Archive for September, 2006

Trader Reputation

Monday, September 11th, 2006

Presumably as the internet identity problem get’s solved services will emerge that can cough up tiny nuggets of information about those identities. Did zippy_133_a go to Harvard? Is sweet_thing_341 over 18 years of age? What percentage of wild_boy_12’s comments to blogs were flagged as spam, offensive, angry? Ebay, for example could provide a service that provides information about an identities’ feedback at there, i.e. “bought 10 items for a value 312$ with 100% positive feedback, sold 3 items for 17$ 33% positive feedback, 66% no feedback recieved.”

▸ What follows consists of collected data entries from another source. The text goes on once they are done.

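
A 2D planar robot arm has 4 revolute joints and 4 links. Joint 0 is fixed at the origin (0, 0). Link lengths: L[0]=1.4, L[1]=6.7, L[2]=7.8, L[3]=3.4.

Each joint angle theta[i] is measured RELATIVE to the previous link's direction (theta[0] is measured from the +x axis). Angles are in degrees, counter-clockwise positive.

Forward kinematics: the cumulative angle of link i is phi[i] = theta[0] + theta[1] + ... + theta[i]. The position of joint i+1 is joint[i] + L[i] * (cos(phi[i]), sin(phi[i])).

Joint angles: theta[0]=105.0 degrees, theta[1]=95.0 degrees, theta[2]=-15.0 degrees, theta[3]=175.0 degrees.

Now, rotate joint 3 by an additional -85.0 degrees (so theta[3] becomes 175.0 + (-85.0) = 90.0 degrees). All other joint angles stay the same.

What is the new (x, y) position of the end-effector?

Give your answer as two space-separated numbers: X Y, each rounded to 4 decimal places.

Answer: -14.1323 -5.0061

Derivation:
joint[0] = (0.0000, 0.0000)  (base)
link 0: phi[0] = 105 = 105 deg
  cos(105 deg) = -0.2588, sin(105 deg) = 0.9659
  joint[1] = (0.0000, 0.0000) + 1.4 * (-0.2588, 0.9659) = (0.0000 + -0.3623, 0.0000 + 1.3523) = (-0.3623, 1.3523)
link 1: phi[1] = 105 + 95 = 200 deg
  cos(200 deg) = -0.9397, sin(200 deg) = -0.3420
  joint[2] = (-0.3623, 1.3523) + 6.7 * (-0.9397, -0.3420) = (-0.3623 + -6.2959, 1.3523 + -2.2915) = (-6.6583, -0.9392)
link 2: phi[2] = 105 + 95 + -15 = 185 deg
  cos(185 deg) = -0.9962, sin(185 deg) = -0.0872
  joint[3] = (-6.6583, -0.9392) + 7.8 * (-0.9962, -0.0872) = (-6.6583 + -7.7703, -0.9392 + -0.6798) = (-14.4286, -1.6191)
link 3: phi[3] = 105 + 95 + -15 + 90 = 275 deg
  cos(275 deg) = 0.0872, sin(275 deg) = -0.9962
  joint[4] = (-14.4286, -1.6191) + 3.4 * (0.0872, -0.9962) = (-14.4286 + 0.2963, -1.6191 + -3.3871) = (-14.1323, -5.0061)
End effector: (-14.1323, -5.0061)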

I was pleased to discover there is another trading reputation server: Heatware. Heatwave is used by folks that buy, sell and trade in internet venues other than eBay. Since you can click around in their user database it’s easy to find the high volume traders, for example this quy. Since traders here post their persona’s in various trading sites this also provides a directory of trading venues other than eBay. I’ll note in passing that forces accounting linking across the persona, which I consider to be unfortunate.

I can’t believe I didn’t know about this.

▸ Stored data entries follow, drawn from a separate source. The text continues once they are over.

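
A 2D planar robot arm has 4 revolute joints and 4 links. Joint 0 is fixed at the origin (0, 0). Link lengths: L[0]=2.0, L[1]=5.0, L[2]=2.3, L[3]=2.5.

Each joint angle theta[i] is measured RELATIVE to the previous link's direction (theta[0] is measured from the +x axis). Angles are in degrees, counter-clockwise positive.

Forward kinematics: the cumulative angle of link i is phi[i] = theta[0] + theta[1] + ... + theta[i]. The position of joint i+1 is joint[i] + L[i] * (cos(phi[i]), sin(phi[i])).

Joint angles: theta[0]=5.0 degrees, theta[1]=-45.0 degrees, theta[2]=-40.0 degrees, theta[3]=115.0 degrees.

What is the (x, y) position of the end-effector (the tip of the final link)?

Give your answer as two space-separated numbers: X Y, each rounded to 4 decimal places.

Answer: 8.2699 -3.8707

Derivation:
joint[0] = (0.0000, 0.0000)  (base)
link 0: phi[0] = 5 = 5 deg
  cos(5 deg) = 0.9962, sin(5 deg) = 0.0872
  joint[1] = (0.0000, 0.0000) + 2 * (0.9962, 0.0872) = (0.0000 + 1.9924, 0.0000 + 0.1743) = (1.9924, 0.1743)
link 1: phi[1] = 5 + -45 = -40 deg
  cos(-40 deg) = 0.7660, sin(-40 deg) = -0.6428
  joint[2] = (1.9924, 0.1743) + 5 * (0.7660, -0.6428) = (1.9924 + 3.8302, 0.1743 + -3.2139) = (5.8226, -3.0396)
link 2: phi[2] = 5 + -45 + -40 = -80 deg
  cos(-80 deg) = 0.1736, sin(-80 deg) = -0.9848
  joint[3] = (5.8226, -3.0396) + 2.3 * (0.1736, -0.9848) = (5.8226 + 0.3994, -3.0396 + -2.2651) = (6.2220, -5.3047)
link 3: phi[3] = 5 + -45 + -40 + 115 = 35 deg
  cos(35 deg) = 0.8192, sin(35 deg) = 0.5736
  joint[4] = (6.2220, -5.3047) + 2.5 * (0.8192, 0.5736) = (6.2220 + 2.0479, -5.3047 + 1.4339) = (8.2699, -3.8707)
End effector: (8.2699, -3.8707)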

Now Heatware should not be confused with Heatwave, who makes giant vacum+microwave chambers used to dry your lumber so you can sell it immediately.

Bad Plutocrats, No Cookie!

Wednesday, September 6th, 2006

Back for a moment on the left/right (aka little/big-economic entity) distinction. Consider a treaty who’s name is something along the lines of ‘Treaty to protect the rights of X.” Now, imagine the X that that is furthest to the right. ‘Treaty to protect the rights of Bill Gates?” ‘Treaty to protect the rights of the G7?’ How about: ‘Treaty to protect the rights of Broadcast Organizations‘?!?

Which brings us to a related question; how does the Plutocracy feel about the demotion of Pluto? Heavens, if they can organize to eliminate the death tax you’d think they could get it together to for this!

Sell signals

Tuesday, September 5th, 2006

Statement from Billy Campbell, President, Discovery Networks, U.S. Discovery Communications, Inc

Our entire company is deeply saddened by the tragic and sudden loss of Steve Irwin, the Crocodile Hunter. Steve was beloved by millions of fans and animal lovers around the world and was one of our planet’s most passionate conservationists. He has graced our air since October 1996 and was essential in building Animal Planet into a global brand.

What a legacy! “Building a global brand!”

A Gang of One

Tuesday, September 5th, 2006

Here’s a fun variant of the repeated prisoner’s dilemma game.

Picture a lecture audience. I announce that I’ll go along every row, starting at the front, and give each member a chance to say “cooperate” or “defect.” Each time someone says “cooperate” I’ll award ten cents to her and to everyone else in the audience. Each time someone says “defect” I’ll award a dollar only to her. And I ask that they play this game solely to maximize their individual total income, without worrying about friendship, politeness, the common good, etc. I say that I will stop at an unpredictable point after at least twenty players have played, at which time each member can collect her earnings.

You gotta love the instruction not to be “worrying about friendship, politeness, the common good, etc.” The game creates a group out of the audience with all the group dynamics in play particularly because there is no privacy. In the original prisoner’s dilemma that players are part of a gang, here we make the audience into a gang; while instructing them not to act like one.

That framing is from an interesting synopsis of a set of some ideas that apparently were first formalized by George Ainslie, e.g. that we all prefer short term pleasures and we tend to severely discount long term benefits as we make our choices in life. Given the choice between a chocolate bar right now and a chocolate cake tomorrow we tend to take the chocolate bar. This behavioral default is apparently well documented in man and other animals.

Formally we ought to discount future rewards by some reasonably uniform rate. So if we are offered a $100 tomorrow and $10 in an hour we ought to just compute the option value of each discounting by some interest rate based on the risk we percieve the future payoff to have. This kind of discounting is expediential; and it isn’t biased about things that are closer vs. farther away. It will cough up the same answer for 5 today vs. 10 tomorrow no matter what units (days, weeks, years) you use when you ask.

We animals don’t do that. Another way of saying that we like short-term benefits is that we discount things in small time units very sharply. A cookie in 30 seconds vs. a nice lunch in an hour? The cookie wins. It’s not rational but it’s how we are wired.

This leads to all kinds of common but irrational behaviors. Breaking the diet, staying up to late, having a few too many beers, failing to hold our tongue, etc. etc.

But most interestingly it puts us into a game just like the one above with ourselves. We are the audience. At each step in the game we have a choice to defect and take the dollar; but if we can manage not to defect then we can capture the long-term gains. We are caught in a gang of one our loyalty to our future selves continually tested against a hardwired setting that tempts us into short term defections.